30 April 2026, 12:34

1. Mai in Berlin: Zwischen Protestparolen und Rave-Kultur findet die Arbeiterbewegung neuen Rhythmus

Gruppe junger Mädels in pinken Shirts und weißen Hosen, die in einem Einkaufszentrum während des Bantal International Festivals 2019 tanzen, umgeben von einer Menge, Barrieren, Bannern, Schildern, einer Uhr und Deckenleuchten.

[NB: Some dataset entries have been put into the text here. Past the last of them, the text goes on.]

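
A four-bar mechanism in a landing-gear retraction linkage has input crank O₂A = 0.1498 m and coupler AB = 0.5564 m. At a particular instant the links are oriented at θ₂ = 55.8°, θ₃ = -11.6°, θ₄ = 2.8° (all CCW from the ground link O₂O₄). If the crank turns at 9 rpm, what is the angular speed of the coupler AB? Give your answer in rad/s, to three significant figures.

ω₂ = 0.9425 rad/s (from 9 rpm).
Differentiating the loop-closure r₂e^{iθ₂}+r₃e^{iθ₃}=r₁+r₄e^{iθ₄} gives r₂ω₂e^{iθ₂}+r₃ω₃e^{iθ₃}=r₄ω₄e^{iθ₄}.
Eliminating the other unknown: ω₃ = r₂ω₂ sin(θ₄−θ₂) / [r₃ sin(θ₃−θ₄)].
Numerator sine = -0.79864; denominator sine = -0.24869.
Result = 0.1498·0.9425·(-0.79864) / (0.5564·(-0.24869)) = +0.81487 rad/s; magnitude 0.81487 rad/s.

0.815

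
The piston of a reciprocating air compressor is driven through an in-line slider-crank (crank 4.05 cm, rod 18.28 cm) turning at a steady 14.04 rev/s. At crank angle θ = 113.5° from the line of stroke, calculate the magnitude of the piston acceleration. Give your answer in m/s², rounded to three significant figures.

174

ω = 2π·14 = 88.22 rad/s
x(θ) = r cosθ + √(L² − r² sin²θ); with ω constant, a = ω²·d²x/dθ².
d²x/dθ² = −r cosθ − r²(cos2θ)/√u − r⁴ sin²2θ/(4u^{3/2}),  u = L² − r² sin²θ = 0.0320364 m².
Substituting r = 0.0405 m, L = 0.1828 m, θ = 113.5°: d²x/dθ² = +0.022336 m.
a = ω²·d²x/dθ² = (88.22)²·(+0.022336) = +173.82 m/s²;  |a| = 173.82 m/s².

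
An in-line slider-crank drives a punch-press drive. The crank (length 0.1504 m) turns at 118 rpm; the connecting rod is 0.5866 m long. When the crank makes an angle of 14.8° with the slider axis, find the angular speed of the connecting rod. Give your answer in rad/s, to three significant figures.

ω = 12.36 rad/s (converted from 118 rpm).
The rod makes angle φ with the slider axis where L sinφ = r sinθ; differentiating, L cosφ·φ̇ = r ω cosθ.
L cosφ = √(L² − r² sin²θ) = 0.58534 m.
|ω_rod| = r ω |cosθ| / √(L² − r² sin²θ) = 0.1504·12.36·0.96682/0.58534 = 3.0697 rad/s.

3.07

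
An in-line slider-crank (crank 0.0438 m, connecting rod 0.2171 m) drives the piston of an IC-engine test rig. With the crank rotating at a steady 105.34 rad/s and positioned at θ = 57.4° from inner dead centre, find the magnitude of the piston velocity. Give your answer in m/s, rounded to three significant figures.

ω = 105.3 rad/s
For an in-line slider-crank, x = r cosθ + √(L² − r² sin²θ), so v = −rω sinθ·[1 + r cosθ/√(L² − r² sin²θ)].
With r = 0.0438 m, L = 0.2171 m, θ = 57.4°: √(L² − r² sin²θ) = 0.21394 m.
v = −0.0438·105.3·0.84245·[1 + 0.0438·0.53877/0.21394] = -4.3157 m/s.
|v| = 4.3157 m/s.

4.32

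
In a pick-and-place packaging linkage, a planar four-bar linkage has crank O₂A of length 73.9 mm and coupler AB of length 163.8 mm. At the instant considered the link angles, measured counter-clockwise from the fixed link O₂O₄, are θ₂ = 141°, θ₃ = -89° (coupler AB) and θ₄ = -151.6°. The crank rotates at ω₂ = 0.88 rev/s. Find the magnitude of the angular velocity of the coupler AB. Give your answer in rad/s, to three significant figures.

ω₂ = 5.529 rad/s (from 0.88 rev/s).
Differentiating the loop-closure r₂e^{iθ₂}+r₃e^{iθ₃}=r₁+r₄e^{iθ₄} gives r₂ω₂e^{iθ₂}+r₃ω₃e^{iθ₃}=r₄ω₄e^{iθ₄}.
Eliminating the other unknown: ω₃ = r₂ω₂ sin(θ₄−θ₂) / [r₃ sin(θ₃−θ₄)].
Numerator sine = +0.92321; denominator sine = +0.88782.
Result = 0.0739·5.529·(+0.92321) / (0.1638·(+0.88782)) = +2.594 rad/s; magnitude 2.594 rad/s.

2.59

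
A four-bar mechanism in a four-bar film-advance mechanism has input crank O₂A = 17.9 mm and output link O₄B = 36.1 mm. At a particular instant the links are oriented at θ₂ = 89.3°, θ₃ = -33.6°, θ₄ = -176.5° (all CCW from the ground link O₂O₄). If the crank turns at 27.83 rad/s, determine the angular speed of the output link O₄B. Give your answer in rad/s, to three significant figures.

19.2

ω₂ = 27.83 rad/s
Differentiating the loop-closure r₂e^{iθ₂}+r₃e^{iθ₃}=r₁+r₄e^{iθ₄} gives r₂ω₂e^{iθ₂}+r₃ω₃e^{iθ₃}=r₄ω₄e^{iθ₄}.
Eliminating the other unknown: ω₄ = r₂ω₂ sin(θ₂−θ₃) / [r₄ sin(θ₄−θ₃)].
Numerator sine = +0.83962; denominator sine = -0.60321.
Result = 0.0179·27.83·(+0.83962) / (0.0361·(-0.60321)) = -19.208 rad/s; magnitude 19.208 rad/s.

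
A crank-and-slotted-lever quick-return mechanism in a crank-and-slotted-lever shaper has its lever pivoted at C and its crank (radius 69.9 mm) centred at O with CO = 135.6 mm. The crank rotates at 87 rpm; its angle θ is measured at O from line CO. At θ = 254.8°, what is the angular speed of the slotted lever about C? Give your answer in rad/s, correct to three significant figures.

1.20

ω = 9.111 rad/s (from 87 rpm).
Crank pin A relative to C: A = (d + r cosθ, r sinθ); lever angle φ = atan2(r sinθ, d + r cosθ).
Differentiating tanφ: φ̇ = rω(d cosθ + r)/(d² + r² + 2dr cosθ).
d² + r² + 2dr cosθ = |CA|² = 0.0183031 m²;  d cosθ + r = +0.034347 m.
|ω_lever| = |0.0699·9.111·+0.034347| / 0.0183031 = 1.1951 rad/s.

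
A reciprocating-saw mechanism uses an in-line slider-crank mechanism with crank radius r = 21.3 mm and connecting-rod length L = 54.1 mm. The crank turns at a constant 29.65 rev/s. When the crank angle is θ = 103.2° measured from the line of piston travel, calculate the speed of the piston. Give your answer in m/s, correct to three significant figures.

3.49

ω = 2π·29.6 = 186.3 rad/s
For an in-line slider-crank, x = r cosθ + √(L² − r² sin²θ), so v = −rω sinθ·[1 + r cosθ/√(L² − r² sin²θ)].
With r = 0.0213 m, L = 0.0541 m, θ = 103.2°: √(L² − r² sin²θ) = 0.049968 m.
v = −0.0213·186.3·0.97358·[1 + 0.0213·-0.22835/0.049968] = -3.4872 m/s.
|v| = 3.4872 m/s.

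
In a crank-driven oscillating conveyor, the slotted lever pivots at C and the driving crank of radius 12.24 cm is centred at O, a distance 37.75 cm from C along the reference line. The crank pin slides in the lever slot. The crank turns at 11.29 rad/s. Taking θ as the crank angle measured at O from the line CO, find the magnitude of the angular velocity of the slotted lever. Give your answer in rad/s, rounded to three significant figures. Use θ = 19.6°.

2.70

ω = 11.29 rad/s
Crank pin A relative to C: A = (d + r cosθ, r sinθ); lever angle φ = atan2(r sinθ, d + r cosθ).
Differentiating tanφ: φ̇ = rω(d cosθ + r)/(d² + r² + 2dr cosθ).
d² + r² + 2dr cosθ = |CA|² = 0.244545 m²;  d cosθ + r = +0.47803 m.
|ω_lever| = |0.1224·11.29·+0.47803| / 0.244545 = 2.7013 rad/s.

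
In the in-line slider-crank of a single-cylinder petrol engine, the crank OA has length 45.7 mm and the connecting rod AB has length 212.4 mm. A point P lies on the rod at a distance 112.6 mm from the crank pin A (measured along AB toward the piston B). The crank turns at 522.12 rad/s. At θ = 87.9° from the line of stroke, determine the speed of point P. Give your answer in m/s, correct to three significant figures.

24.0

ω = 522.1 rad/s.  Crank-pin speed |V_A| = rω = 23.861 m/s, perpendicular to OA.
Rod angle: sinφ = −(r/L) sinθ ⇒ φ = -12.416°; ω_rod = −rω cosθ/√(L²−r²sin²θ) = -4.2151 rad/s.
V_P = V_A + ω_rod × AP, with AP = 0.1126 m along the rod.
Components: V_Px = −rω sinθ − a·ω_rod·sinφ = -23.947 m/s;  V_Py = rω cosθ + a·ω_rod·cosφ = +0.41083 m/s.
|V_P| = √(V_Px² + V_Py²) = 23.95 m/s.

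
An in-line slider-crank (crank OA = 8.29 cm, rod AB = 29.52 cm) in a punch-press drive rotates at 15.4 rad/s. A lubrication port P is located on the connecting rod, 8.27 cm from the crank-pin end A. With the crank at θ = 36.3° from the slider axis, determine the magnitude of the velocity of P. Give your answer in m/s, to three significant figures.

1.09

ω = 15.4 rad/s.  Crank-pin speed |V_A| = rω = 1.2767 m/s, perpendicular to OA.
Rod angle: sinφ = −(r/L) sinθ ⇒ φ = -9.570°; ω_rod = −rω cosθ/√(L²−r²sin²θ) = -3.5346 rad/s.
V_P = V_A + ω_rod × AP, with AP = 0.0827 m along the rod.
Components: V_Px = −rω sinθ − a·ω_rod·sinφ = -0.8044 m/s;  V_Py = rω cosθ + a·ω_rod·cosφ = +0.74065 m/s.
|V_P| = √(V_Px² + V_Py²) = 1.0934 m/s.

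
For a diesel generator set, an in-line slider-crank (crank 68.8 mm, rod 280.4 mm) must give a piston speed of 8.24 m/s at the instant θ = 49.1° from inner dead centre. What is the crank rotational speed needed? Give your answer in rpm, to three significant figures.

For an in-line slider-crank, |v_piston| = rω|sinθ|·[1 + r cosθ/√(L² − r² sin²θ)].
With r = 0.0688 m, L = 0.2804 m, θ = 49.1°: the bracketed kinematic factor |dx/dθ| = 0.060504 m.
ω = v/|dx/dθ| = 8.24/0.060504 = 136.19 rad/s.
N = 60ω/(2π) = 1300.5 rpm.

1300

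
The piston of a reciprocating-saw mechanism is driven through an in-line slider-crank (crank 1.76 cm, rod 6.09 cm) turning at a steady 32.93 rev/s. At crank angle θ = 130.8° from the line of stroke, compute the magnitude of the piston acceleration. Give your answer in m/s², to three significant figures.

ω = 2π·32.9 = 206.9 rad/s
x(θ) = r cosθ + √(L² − r² sin²θ); with ω constant, a = ω²·d²x/dθ².
d²x/dθ² = −r cosθ − r²(cos2θ)/√u − r⁴ sin²2θ/(4u^{3/2}),  u = L² − r² sin²θ = 0.0035313 m².
Substituting r = 0.0176 m, L = 0.0609 m, θ = 130.8°: d²x/dθ² = +0.01215 m.
a = ω²·d²x/dθ² = (206.9)²·(+0.01215) = +520.13 m/s²;  |a| = 520.13 m/s².

520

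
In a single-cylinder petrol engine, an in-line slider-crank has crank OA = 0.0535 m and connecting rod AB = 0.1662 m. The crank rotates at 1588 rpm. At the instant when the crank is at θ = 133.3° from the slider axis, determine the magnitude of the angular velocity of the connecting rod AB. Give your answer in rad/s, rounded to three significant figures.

37.8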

1. Mai in Berlin: Zwischen Protestparolen und Rave-Kultur findet die Arbeiterbewegung neuen Rhythmus

Erster Mai in Berlin: Vom Arbeiterkampf zur Mischung aus Protest und Partykultur

Der Erste Mai in Berlin hat sich von seinen Wurzeln als Tag des Arbeitskampfs zu einem Mix aus politischen Demonstrationen und kommerzialisierten Feiern gewandelt. Zwar finden nach wie vor politische Kundgebungen statt, doch dominieren heute zunehmend Social Media und Partykultur die Aufmerksamkeit. Der traditionelle Aufruf zur Einheit der Arbeiterklasse wird in den letzten Jahren ergänzt – oder gar überlagert – von Parolen wie "Raver, vereint euch!".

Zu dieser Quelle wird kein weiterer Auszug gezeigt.